Other items show the company has grown with the times, like tins of chai latte and soy-vanilla drink mix and tubes of mango-scented body cream.
“People ask, ‘Liniment? What’s that?’ I have to really explain the product and tell them about it. But the good thing is if they don’t want, say, liniment, there are other products to do the same thing that are easier for people today to accept. Watkins tries to have a wide variety, and people love our logo. That’s one thing that draws people to the products. They love the old-fashioned logos,” Shuler said.
The natural aspect of the products has become more and more popular as that market expands, Shuler said. People increasingly want products that aren’t made with a long list of chemical gobbledygook. With Watkins, a lot the products were around since before some of today’s chemicals and synthetic materials were. And Watkins is constantly revamping its products list, adding new, natural ones and removing other ones that weren’t as green or didn’t sell well, she said.
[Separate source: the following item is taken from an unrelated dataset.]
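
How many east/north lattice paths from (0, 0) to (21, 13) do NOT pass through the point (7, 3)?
Number of paths = 692633040

Total paths from (0, 0) to (21, 13): C(34, 21) = 927983760. Paths through (7, 3): (paths (0, 0) → (7, 3)) × (paths (7, 3) → (21, 13)) = C(10, 7) · C(24, 14) = 120 · 1961256 = 235350720. Avoidance count = 927983760 − 235350720 = 692633040.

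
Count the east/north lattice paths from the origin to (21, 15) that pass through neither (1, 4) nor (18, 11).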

“Organic seasonings have just come on the scene lately, but ours have actually been around since 1929,” Shuler said. “We won an award for our organic seasonings in 1929.”
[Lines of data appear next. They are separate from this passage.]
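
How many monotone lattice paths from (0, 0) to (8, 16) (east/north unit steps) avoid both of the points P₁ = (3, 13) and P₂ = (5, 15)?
Number of paths = 655535

Inclusion–exclusion. Total paths: C(24, 8) = 735471. Through P₁: C(16, 3)·C(8, 5) = 31360. Through P₂: C(20, 5)·C(4, 3) = 62016. Since P₁ is strictly southwest of P₂, a monotone path through both must visit P₁ then P₂; paths through both = C(16, 3)·C(4, 2)·C(4, 3) = 13440. Avoid both = 735471 − 31360 − 62016 + 13440 = 655535.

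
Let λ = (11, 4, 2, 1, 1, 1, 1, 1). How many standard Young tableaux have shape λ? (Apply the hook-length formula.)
# SYT of shape (11, 4, 2, 1, 1, 1, 1, 1) = 170714544

Hook-length formula: f^λ = n! / Π hook(c), product over all cells c of the Young diagram. For λ = (11, 4, 2, 1, 1, 1, 1, 1), n = 22 boxes. Hook lengths by row (left-to-right, top-to-bottom): [18, 12, 10, 9, 7, 6, 5, 4, 3, 2, 1]; [10, 4, 2, 1]; [7, 1]; [5]; [4]; [3]; [2]; [1]. Product of hooks = 6584094720000. So f^λ = 22! / 6584094720000 = 1124000727777607680000 / 6584094720000 = 170714544.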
Shuler said she’s done quite a bit of independent sales over the years, for Tupperware, Avon and Mary Kay. She grew up in Kenai, moved down south for several years and moved back to the peninsula with her mother in 2001. She wanted to get back into independent sales but wanted to do it for a company she really liked.
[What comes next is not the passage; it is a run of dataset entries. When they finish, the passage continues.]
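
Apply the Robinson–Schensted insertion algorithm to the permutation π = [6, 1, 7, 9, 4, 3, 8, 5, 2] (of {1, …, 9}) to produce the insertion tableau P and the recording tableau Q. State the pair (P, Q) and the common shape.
P = [1, 2, 5] / [3, 7, 8] / [4, 9] / [6];  Q = [1, 3, 4] / [2, 5, 7] / [6, 8] / [9];  common shape = (3, 3, 2, 1)

Row-insert the values π_1, π_2, … into P one at a time, bumping the leftmost entry strictly greater than the inserted value down to the next row. The recording tableau Q records, in position (i, j), the step at which that cell was added to P.
  Insert 6 (step 1): P = [6];  Q = [1]
  Insert 1 (step 2): P = [1] / [6];  Q = [1] / [2]
  Insert 7 (step 3): P = [1, 7] / [6];  Q = [1, 3] / [2]
  Insert 9 (step 4): P = [1, 7, 9] / [6];  Q = [1, 3, 4] / [2]
  Insert 4 (step 5): P = [1, 4, 9] / [6, 7];  Q = [1, 3, 4] / [2, 5]
  Insert 3 (step 6): P = [1, 3, 9] / [4, 7] / [6];  Q = [1, 3, 4] / [2, 5] / [6]
  Insert 8 (step 7): P = [1, 3, 8] / [4, 7, 9] / [6];  Q = [1, 3, 4] / [2, 5, 7] / [6]
  Insert 5 (step 8): P = [1, 3, 5] / [4, 7, 8] / [6, 9];  Q = [1, 3, 4] / [2, 5, 7] / [6, 8]
  Insert 2 (step 9): P = [1, 2, 5] / [3, 7, 8] / [4, 9] / [6];  Q = [1, 3, 4] / [2, 5, 7] / [6, 8] / [9]
Final shape: (3, 3, 2, 1).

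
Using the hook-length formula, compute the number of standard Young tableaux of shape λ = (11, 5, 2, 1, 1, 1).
# SYT of shape (11, 5, 2, 1, 1, 1) = 63371308

Hook-length formula: f^λ = n! / Π hook(c), product over all cells c of the Young diagram. For λ = (11, 5, 2, 1, 1, 1), n = 21 boxes. Hook lengths by row (left-to-right, top-to-bottom): [16, 12, 10, 9, 8, 6, 5, 4, 3, 2, 1]; [9, 5, 3, 2, 1]; [5, 1]; [3]; [2]; [1]. Product of hooks = 806215680000. So f^λ = 21! / 806215680000 = 51090942171709440000 / 806215680000 = 63371308.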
“I was very, very picky. It took me like two years before I found Watkins,” she said.
Her mother had used Watkins products back in Iowa, and when Shuler started trying them out she found she liked them. She has migraines and found the vitamins helped alleviate them, and the other products were mild enough that they didn’t cause new headaches, she said.
“I love the products. I haven’t found one I absolutely don’t like. And I have to really believe in a product in order to sell it. I also love the setup of Watkins. It’s just an excellent company to work for. The customer service is very, very highly rated, and that’s what really drew me to them,” she said.
Shuler is a manager for Watkins, and said business varies from month to month but overall is growing. She was nervous as the national recession mounted, but the other main Watkins retailer in the area, Coleen Sykora, who sells Watkins products and second-hand items in a shop on the Sterling Highway between Soldotna and Kasilof, told her not to worry. A company that’s been around as long as Watkins knows a thing or two about weathering economic ups and downs.
“I was like, ‘Oh no.’ But Colleen said during the Great Depression we actually grew instead of faltering. That gave me some real hope,” Shuler said. “It’s items that we can save people from going to the store for, that they need. It’s not luxury items. It’s things they need.”